If a /base option (with at least one argument) is given as a directive in an object file and the base address is regarded as having been set by an earlier instance, then the option is ignored without complaint. Thus, /base is valid as a directive in an object file but cannot override a /base from the command line.

Address Syntax

It is a fatal error (LNK1147) if the address argument is not interpretable as a 64-bit number. The same fatal error results if the optional size argument is not a number no greater than 0x80000000. Provision of more than two arguments is a fatal error (LNK1111).

Filename Syntax

The filename syntax requires two arguments. The filename argument names a text file, here called the base file, that may list choices for what the address syntax would have allowed as the address and size. The key argument selects from the choices.

The filename is interpreted according to the usual rules for default extensions and search paths for input files, but with “.txt” as the default extension. The file counts as an input file for the purpose of test-case reproduction. It is a fatal error (LNK1104) if the file cannot be opened for reading in text mode with write access denied to sharers.

The base file is parsed in lines. For this purpose, a line is as many as 259 characters up to and including a line-feed (or carriage-return and line-feed, allowing for text-mode translation) or the last byte of text, whichever comes first. On any given line, a terminating line-feed is ignored, as are all characters from the first semicolon onwards.

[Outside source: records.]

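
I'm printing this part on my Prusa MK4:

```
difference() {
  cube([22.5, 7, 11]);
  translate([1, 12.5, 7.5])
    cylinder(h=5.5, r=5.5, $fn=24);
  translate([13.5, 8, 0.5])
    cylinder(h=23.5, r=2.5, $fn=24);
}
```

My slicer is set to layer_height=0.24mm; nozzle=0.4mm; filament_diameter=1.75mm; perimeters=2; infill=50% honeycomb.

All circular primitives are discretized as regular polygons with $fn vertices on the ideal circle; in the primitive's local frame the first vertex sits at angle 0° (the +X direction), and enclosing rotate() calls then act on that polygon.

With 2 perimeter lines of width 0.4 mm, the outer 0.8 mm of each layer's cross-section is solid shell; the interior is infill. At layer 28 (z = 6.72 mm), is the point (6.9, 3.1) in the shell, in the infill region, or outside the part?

infill

At z = 6.72 mm: the cube is present — its section is the full 22.5×7 rectangle; the cylinder at (1, 12.5) is not intersected at this z (z outside [7.5, 13]); the cylinder at (13.5, 8): section is a regular 24-gon, circumradius r=2.5; Subtracting the remaining from the first: starting from the 22.5×7 cube, the r=2.5 cylinder at (13.5, 8) partially overlaps it — only the 4.87 mm² overlap (of its 19.41 mm²) is removed, clipping the outline — 1 connected region. Overall, the cross-section is a single solid region. The nearest boundary edge runs (22.50, 0.00)→(0.00, 0.00); distance from the point to it = 3.10 mm. The point is inside the cross-section and 3.10 mm from the nearest boundary — more than the 0.8 mm shell width (2 × 0.4), so it's in the infill interior.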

The key argument selects one line. There may be any number of spaces and tabs, including none, before the case-insensitive key, which must in turn run to a space or tab or to the end of the line. Only the first matching line matters.

If no line matches the key, warning LNK4198 occurs. Though the text of this warning reads as if LINK reverts to a default, there are some subtleties. If an earlier /base set a valid address, then the earlier setting persists. Otherwise, LINK treats this /base as having set the address successfully, as if to a value that just happens to be the default. At this stage, the default is 0x00400000 irrespective of any special cases about subsystem or executable type. This is not the same as having given no /base option, but is instead the same as having given /base:0x00400000 explicitly.

The syntax expected of the matching line is:

key address size

There may be any number of spaces and tabs, including none, before the key. There must be at least one space or tab before the address and before the size, which must in turn run to a space or tab or to the end of the line.

The address and size arguments are numbers in decimal or in C-language hexadecimal or octal notation, with a sign prefix allowed, evaluated as unsigned integers truncated to 64 and 32 bits respectively. For each, excess (non-numerical) characters are ignored without complaint. It is a fatal error (LNK1111) not to provide both an address and a size. It is a fatal error (LNK1147) if the size is greater than 0x80000000.